Connection issues: - Ensure the database is running and accessible at the configured host/port - Check that the PYTHONPATH in the LM Studio config points to the PlanExe repository root (containing database_api/, mcp_cloud/, etc.) - Verify the Python interpreter path in the command field is correct and points to the venv Python

Import errors: - If you see ModuleNotFoundError: No module named 'database_api', check that PYTHONPATH is set correctly - If you see ModuleNotFoundError: No module named 'mcp', ensure you've installed the requirements: pip install -r requirements.txt

Database connection errors: - Verify Postgres is running: docker compose ps database_postgres - Check the port mapping: if you set PLANEXE_POSTGRES_PORT=5433, use 5433 in your env vars, not 5432 - Test connection: psql -h localhost -p 5432 -U planexe -d planexe (or your port)

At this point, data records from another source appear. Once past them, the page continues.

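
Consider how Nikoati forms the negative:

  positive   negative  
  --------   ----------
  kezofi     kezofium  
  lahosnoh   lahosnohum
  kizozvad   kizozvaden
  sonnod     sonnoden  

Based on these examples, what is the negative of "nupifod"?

lahosnoh and sonnod both have last vowel 'o' yet inflect differently (lahosnohum, sonnoden), so the last vowel is not what conditions the rule; the final letter is.
"nupifod" ends in -d. The stems ending in -d (kizozvad → kizozvaden, sonnod → sonnoden) add -en.
The other pattern: stems ending in -h or -i add -um.
So nupifod → nupifoden.

nupifoden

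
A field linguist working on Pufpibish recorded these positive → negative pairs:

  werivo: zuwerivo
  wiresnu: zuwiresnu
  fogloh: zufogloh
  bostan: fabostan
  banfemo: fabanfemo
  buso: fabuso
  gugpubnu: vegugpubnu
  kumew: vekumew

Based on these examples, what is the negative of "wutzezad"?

"wutzezad" begins with w-. The stems beginning with w- (wiresnu → zuwiresnu, werivo → zuwerivo) add the prefix zu-.
So wutzezad → zuwutzezad.

zuwutzezad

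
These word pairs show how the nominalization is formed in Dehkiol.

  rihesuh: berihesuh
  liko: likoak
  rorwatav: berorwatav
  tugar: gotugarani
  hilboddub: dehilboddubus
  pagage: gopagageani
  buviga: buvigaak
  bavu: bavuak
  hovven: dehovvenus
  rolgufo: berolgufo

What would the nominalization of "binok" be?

binokak

"binok" begins with b-. The stems beginning with b- (buviga → buvigaak, bavu → bavuak) add -ak.
The other patterns: stems beginning with r- add the prefix be-; stems beginning with h- add de- … -us around the stem; stems beginning with p- or t- add go- … -ani around the stem.
So binok → binokak.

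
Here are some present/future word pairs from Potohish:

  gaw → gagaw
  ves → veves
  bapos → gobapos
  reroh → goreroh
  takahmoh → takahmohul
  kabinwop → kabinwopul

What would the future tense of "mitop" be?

ves and bapos both end in -s yet inflect differently (veves, gobapos), so the final letter is not what conditions the rule; the number of vowels is.
"mitop" has 2 vowels. The stems with 2 vowels (bapos → gobapos, reroh → goreroh) add the prefix go-.
The other patterns: stems with 1 vowel repeat the first consonant+vowel as a prefix; stems with 3 vowels add -ul.
So mitop → gomitop.

gomitop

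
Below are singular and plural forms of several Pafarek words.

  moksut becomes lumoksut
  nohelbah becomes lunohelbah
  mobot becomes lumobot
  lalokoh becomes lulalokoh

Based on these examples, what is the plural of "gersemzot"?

lugersemzot

Every pair shown (moksut → lumoksut, nohelbah → lunohelbah, mobot → lumobot, …) follows the same rule: add the prefix lu-.
So gersemzot → lugersemzot.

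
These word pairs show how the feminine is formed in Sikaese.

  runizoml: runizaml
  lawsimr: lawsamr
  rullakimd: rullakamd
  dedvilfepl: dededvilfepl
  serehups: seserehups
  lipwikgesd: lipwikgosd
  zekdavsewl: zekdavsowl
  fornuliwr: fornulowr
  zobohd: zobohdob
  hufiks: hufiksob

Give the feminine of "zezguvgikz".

zezguvgikzob

runizoml and dedvilfepl both end in -l yet inflect differently (runizaml, dededvilfepl), so the final letter is not what conditions the rule; the second-to-last letter is.
"zezguvgikz" has second-to-last letter 'k'. The one such stem in the data (hufiks → hufiksob) adds -ob, so the same rule applies.
The other patterns: stems whose second-to-last letter is 'm' change the last vowel to 'a'; stems whose second-to-last letter is 'p' repeat the first consonant+vowel as a prefix; stems whose second-to-last letter is 's' or 'w' change the last vowel to 'o'.
So zezguvgikz → zezguvgikzob.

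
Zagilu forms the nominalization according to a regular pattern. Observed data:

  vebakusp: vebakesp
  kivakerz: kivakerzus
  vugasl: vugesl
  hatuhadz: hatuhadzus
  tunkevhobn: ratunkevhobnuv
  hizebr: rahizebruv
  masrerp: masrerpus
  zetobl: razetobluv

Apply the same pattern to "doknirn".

vugasl and zetobl both end in -l yet inflect differently (vugesl, razetobluv), so the final letter is not what conditions the rule; the second-to-last letter is.
"doknirn" has second-to-last letter 'r'. The stems whose second-to-last letter is 'r' (kivakerz → kivakerzus, masrerp → masrerpus) add -us.
So doknirn → doknirnus.

doknirnus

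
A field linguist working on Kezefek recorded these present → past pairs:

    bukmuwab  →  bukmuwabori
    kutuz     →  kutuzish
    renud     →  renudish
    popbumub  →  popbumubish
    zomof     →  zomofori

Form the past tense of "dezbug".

popbumub and bukmuwab both end in -b yet inflect differently (popbumubish, bukmuwabori), so the final letter is not what conditions the rule; the last vowel is.
"dezbug" has last vowel 'u'. The stems whose last vowel is 'u' (renud → renudish, kutuz → kutuzish, popbumub → popbumubish) add -ish.
The other pattern: stems whose last vowel is 'a' or 'o' add -ori.
So dezbug → dezbugish.

dezbugish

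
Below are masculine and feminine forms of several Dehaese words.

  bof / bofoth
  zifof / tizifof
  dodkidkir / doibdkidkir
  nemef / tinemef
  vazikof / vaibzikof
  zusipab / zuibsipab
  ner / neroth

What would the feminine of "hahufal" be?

haibhufal

bof and zifof both end in -f yet inflect differently (bofoth, tizifof), so the final letter is not what conditions the rule; the number of vowels is.
"hahufal" has 3 vowels. The stems with 3 vowels (zusipab → zuibsipab, vazikof → vaibzikof, dodkidkir → doibdkidkir) insert -ib- after the first vowel.
So hahufal → haibhufal.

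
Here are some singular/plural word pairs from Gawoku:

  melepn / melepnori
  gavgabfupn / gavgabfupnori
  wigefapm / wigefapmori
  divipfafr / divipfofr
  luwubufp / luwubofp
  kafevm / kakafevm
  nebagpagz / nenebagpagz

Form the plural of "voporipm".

voporipmori

wigefapm and kafevm both end in -m yet inflect differently (wigefapmori, kakafevm), so the final letter is not what conditions the rule; the second-to-last letter is.
"voporipm" has second-to-last letter 'p'. The stems whose second-to-last letter is 'p' (melepn → melepnori, gavgabfupn → gavgabfupnori, wigefapm → wigefapmori) add -ori.
So voporipm → voporipmori.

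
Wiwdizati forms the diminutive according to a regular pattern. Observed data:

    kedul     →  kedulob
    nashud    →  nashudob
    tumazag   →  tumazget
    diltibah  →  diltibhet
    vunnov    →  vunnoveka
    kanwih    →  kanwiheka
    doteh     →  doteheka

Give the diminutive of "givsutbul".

diltibah and kanwih both end in -h yet inflect differently (diltibhet, kanwiheka), so the final letter is not what conditions the rule; the last vowel is.
"givsutbul" has last vowel 'u'. The stems whose last vowel is 'u' (kedul → kedulob, nashud → nashudob) add -ob.
So givsutbul → givsutbulob.

givsutbulob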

Path issues: - Always use absolute paths in LM Studio config, not relative paths - On Windows, use forward slashes in the config JSON (e.g., C:/Users/...) or escaped backslashes

Development

Run locally for testing:

cd mcp_cloud
source .venv/bin/activate  # If not already activated
export PYTHONPATH=$PWD/..:$PYTHONPATH
python -m mcp_cloud.app

Railway Deployment

See railway.md for Railway-specific deployment instructions. The server automatically detects Railway's PORT environment variable and binds to it.

Notes

  • mcp_cloud communicates with worker_plan_database indirectly via the database for task management.
  • Artifacts are fetched from worker_plan via HTTP instead of accessing the run directory directly. This avoids needing a shared volume mount, making it compatible with Railway and other cloud platforms.
  • For artifacts:
  • report.html is fetched efficiently via the dedicated /runs/{run_id}/report endpoint
  • Other files are fetched by downloading the run zip and extracting the file (less efficient but works without additional endpoints)
  • Artifact writes are not yet supported via HTTP (would require a write endpoint in worker_plan).
  • Artifact writes are rejected while a run is active (strict policy per spec).
  • Task IDs use the TaskItem UUID (e.g., 5e2b2a7c-8b49-4d2f-9b8f-6a3c1f05b9a1).
  • Security: Always set PLANEXE_MCP_API_KEY in production deployments to prevent unauthorized access.